Il gruppo di ricercatori ha considerato 463 interventi effettuati nel corso del 2019, raccogliendo dati fra 33 delle più prestigiose istituzioni americane. Secondo i risultati, gli uomini tendono ad interrompere maggiormente chi parla. Inoltre, nel corso dei seminari di ricerca, le donne venivano interrotte molto più spesso, ricevendo il 12% in più di domande rispetto ai colleghi uomini. Già nel 2014, un altro studio condotto dall’Università George Washington, aveva rivelato che gli uomini sono 33% più propensi nell’interrompere una donna piuttosto che un altro uomo e, apparentemente, nel corso di una riunione monopolizzano il 75% del tempo di parola.
Di Mansplaining abbiamo parlato con la giornalista e scrittrice ginevrina Amanda Castillo, che l’anno scorso ha pubblicato un saggio femminista intitolato ‘Et si les femmes avaient le droit de vieillir comme les hommes?’ (E se le donne avessero il diritto di invecchiare come gli uomini?), Editions de l’Iconoclaste, la quale ci dice sorridendo: “Il Mansplaining?
Succede sempre, continuamente. Mi trovavo alla libreria Payot e un tale si è avvicinato pretendendo di spiegarmi il contenuto del mio libro senza averlo letto. Un fenomeno! È pieno di medici donne che si fanno spiegare la vita da uomini che non conoscono assolutamente la medicina. Si tratta di un atteggiamento che si delinea presto, già durante l’infanzia. In generale le bambine cominciano a parlare prima dei bambini maschi, ma una volta che questi ultimi riescono ad articolare qualche frase tolgono immediatamente la parola alle femmine. Questo comportamento, molto ben documentato, prosegue nel corso del tempo e si ritrova in maniera evidente nei contesti professionali quando le donne si ritrovano in posizione di ‘equilibriste’, cioè nel tentativo di riuscire a proferire parola prima che l’uomo di turno le interrompa, spiegando qualcosa che loro sanno già, e quasi certamente, meglio. Il Mansplaining va comunque oltre la sfera lavorativa. Concretamente ci si riferisce a un problema di credibilità che può sfociare in atteggiamenti diversi, come l’indifferenza rispetto alle lamentele delle donne, oppure la sottovalutazione delle violenze subite dalle donne per mano degli uomini. Senza dubbio lo possiamo definire un fenomeno sistemico e globale”.
Perché oggi il Mansplaining sembra avere più rilevanza rispetto al passato, come è diventato un argomento di denuncia e di discussione?
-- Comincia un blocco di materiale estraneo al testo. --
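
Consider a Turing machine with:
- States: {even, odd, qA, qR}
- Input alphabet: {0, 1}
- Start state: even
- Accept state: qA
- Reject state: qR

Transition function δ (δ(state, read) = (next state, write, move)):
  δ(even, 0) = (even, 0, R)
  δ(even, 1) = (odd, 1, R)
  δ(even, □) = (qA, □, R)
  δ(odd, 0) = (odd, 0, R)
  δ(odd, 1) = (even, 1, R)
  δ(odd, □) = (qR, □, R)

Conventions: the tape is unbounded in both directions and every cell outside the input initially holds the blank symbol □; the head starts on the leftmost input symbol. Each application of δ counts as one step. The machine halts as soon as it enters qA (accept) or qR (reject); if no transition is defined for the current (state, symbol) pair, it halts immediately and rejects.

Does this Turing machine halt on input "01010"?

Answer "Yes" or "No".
Step 0: [even]01010 (head at position 0)
Step 1: δ(even, 0) = (even, 0, R)  ⊢  0[even]1010 (head at position 1)
Step 2: δ(even, 1) = (odd, 1, R)  ⊢  01[odd]010 (head at position 2)
Step 3: δ(odd, 0) = (odd, 0, R)  ⊢  010[odd]10 (head at position 3)
Step 4: δ(odd, 1) = (even, 1, R)  ⊢  0101[even]0 (head at position 4)
Step 5: δ(even, 0) = (even, 0, R)  ⊢  01010[even]□ (head at position 5)
Step 6: δ(even, □) = (qA, □, R)  ⊢  01010□[qA]□ (head at position 6)
The machine is in qA, so it halts and accepts.
It halts after 6 steps.

Final answer: Yes - halts after 6 steps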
Il Mansplaining si inserisce a tutti gli effetti nella quarta ondata del movimento femminista. È stato necessario procedere per tappe, prima il diritto di voto, poi il diritto all’aborto, la denuncia delle violenze sessiste e sessuali ecc. Ora si avanza nell’ambito delle disparità. Le donne sono oggi consapevoli di molte più cose rispetto al passato e infatti stiamo assistendo a un risveglio della coscienza femminista decisamente marcato. A questo proposito non posso non menzionare l’apporto dato dai social media, i quali permettono di raggiungere un pubblico di donne e di uomini vastissimo. Lo stesso saggio di Rebecca Solnit, inizialmente, è stato pubblicato unicamente online e solo in un secondo tempo ha avuto forma cartacea.
Come spiega il fatto che il movimento femminista, nonostante i progressi innegabili degli ultimi decenni, sia ancora nella forma della lotta e non in quella della discussione?
Lo spiego in modo molto semplice: gli uomini non vogliono perdere le loro prerogative. Non hanno intenzione di condividere il potere e, soprattutto in questo momento storico, hanno molta paura delle donne. La questione di come ci si qualifichi in quanto uomini è di fondamentale importanza, perché se la definizione di mascolinità resta legata a doppio filo con concetti quali violenza e predazione e improvvisamente le regole del gioco cambiano, promuovendo empatia e dolcezza, molti uomini si trovano smarriti. Ancora oggi, purtroppo, essere un uomo significa prima di tutto non essere una donna e quindi fuggire tutto ciò che è cura e attenzione. C’è ancora molta strada da percorrere.